64 bytes from 1.1.1.1: icmp_seq=1 ttl=63 time=5.59 ms

L’idéal serait de créer le fichier /etc/network/interfaces dans le rootfs pour que la configuration soit persistante et que la machine demande automatiquement une adresse IP au démarrage.

#/etc/network/interfaces.d/eth0
auto eth0
iface eth0 inet dhcp

Parfait, non ? Mais il y reste un problème : si je lance une deuxième machine virtuelle, comment faire pour qu’elle puisse communiquer avec notre première machine virtuelle ? Surtout qu’une interface TUN/TAP ne peut être utilisée que par une seule VM à la fois.

La réponse : créer un bridge pour connecter plusieurs interfaces TUN/TAP à un même réseau.

Créer un bridge

Comme dit précédemment, une interface TUN/TAP ne peut être utilisée que par une seule machine virtuelle à la fois. Nous devrons donc créer une interface TUN/TAP par instance. Notre objectif est alors de créer un bridge pour connecter toutes ces interfaces et ainsi créer un réseau de plusieurs machines virtuelles.

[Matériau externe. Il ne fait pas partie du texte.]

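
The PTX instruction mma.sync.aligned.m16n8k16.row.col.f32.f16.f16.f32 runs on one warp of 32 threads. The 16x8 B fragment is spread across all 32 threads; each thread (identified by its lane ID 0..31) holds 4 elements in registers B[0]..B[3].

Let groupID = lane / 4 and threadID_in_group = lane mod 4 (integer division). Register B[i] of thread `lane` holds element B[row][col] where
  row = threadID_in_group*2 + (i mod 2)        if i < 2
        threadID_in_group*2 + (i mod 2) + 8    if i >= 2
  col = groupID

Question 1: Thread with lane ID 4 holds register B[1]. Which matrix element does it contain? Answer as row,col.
lane 4: gr=1 (4/4), th=0 (4%4)
i=1: r=0*2+1+0=1, c=gr=1

1,1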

Commençons par supprimer l’interface tap0 et les règles IPTables pour repartir sur une base saine.

ip link del tap0
iptables -F # Suppression des règles iptables

J’ajoute un bridge nommé br0 et lui attribue une adresse IP. Celui-ci sera notre interface réseau principale à laquelle nous connecterons toutes nos interfaces TUN/TAP.

J’en profite aussi pour mettre en place le routage des paquets ainsi que les règles IPTables pour faire du NAT sur l’interface ens18 (indispensable pour accéder à internet).

ip link add name br0 type bridge
ip addr add 172.16.0.1/24 dev br0
ip link set dev br0 up
sysctl -w net.ipv4.ip_forward=1
iptables --table nat --append POSTROUTING --out-interface ens18 -j MASQUERADE
iptables --insert FORWARD --in-interface br0 -j ACCEPT

Ainsi, nous devrions avoir notre bridge br0 avec l’adresse 172.16.0.1/24.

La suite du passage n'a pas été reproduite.